Quant au RMA (revenu minimum d'activité), qui pourrait être adopté d'ici à fin 2003 pour « responsabiliser les allocataires » du RMI et non les « sanctionner », il devrait s'appuyer sur le dispositif si décrié par le gouvernement des contrats emploi solidarité. Autant dire que, même repeinte aux couleurs d'un libéralisme tempéré, la politique publique de l'emploi ne bouge qu'à la marge. Pour l'instant.

Radiations de chômeurs à tour de bras

La nouvelle a cueilli à froid le gouvernement à son retour de vacances : après trois mois de stabilisation, le chômage est reparti à la hausse en novembre (+ 0,6 %). Et ce n'est qu'un début selon l'Insee, qui table sur un regain du chômage au premier semestre 2003, avec un taux de 9,3 % de la population active en juin. Fini, donc, « l'état de grâce » qui, sur le front de l'emploi, a accompagné les premiers pas du gouvernement et en a étonné plus d'un, l'économie faisant du surplace.

Il faut dire que l'explosion spectaculaire des radiations dans les fichiers de l'ANPE est tombée à pic. De quelque 17 000 début 2001, elles sont passées à près de 30 000 en novembre. Et en 2002 elles ont dépassé les 335 000, soit 64 % de plus qu'en 2001 !

Pour l'ANPE, l'explication a pour nom « plan d'aide au retour à l'emploi ». « Dans le cadre du Pare, qui se décline en PAP (plan d'aide personnalisé), chaque demandeur d'emploi doit se présenter au moins une fois par semestre dans son agence. Multiplier les convocations, c'est multiplier le nombre de non-présentations, et donc de radiations. » D'autant que l'ANPE a informatisé ses méthodes. Sitôt le PAP signé, voilà le chômeur entré dans la mémoire du logiciel. Il sera ainsi convoqué pour des entretiens et réunions. S'il ne répond pas, il reçoit une lettre d'avertissement, à charge pour lui de se justifier sous quinzaine. Faute de quoi il reçoit une seconde lettre l'avertissant de sa radiation. « Même si la lettre est faite de manière automatique, le directeur de l'agence a donné son accord au préalable.

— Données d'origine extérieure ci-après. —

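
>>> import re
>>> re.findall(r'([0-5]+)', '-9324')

The pattern matches one or more of a character in [0-5] (captured).
Matches: at [2:5] match '324', group 1 = '324'.
Because there's exactly one group, `findall` drops the full match and keeps group 1 from the one hit.

['324']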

L'humain décide, non la machine », commente l'ANPE. Ce n'est pas l'avis du Syndicat national unitaire (SNU). « On est dans une mécanique de gestion administrative, loin de la prise en compte des problèmes individuels des demandeurs d'emploi », note Noël Daucé, du SNU-ANPE. Et de pointer les « mesures punitives » générées par ce dispositif. Car « le nombre de radiations faisant suite à un refus d'emploi ou de formation est très faible ». Réponse en février : l'ANPE attend les résultats d'une étude sur les motifs des radiations.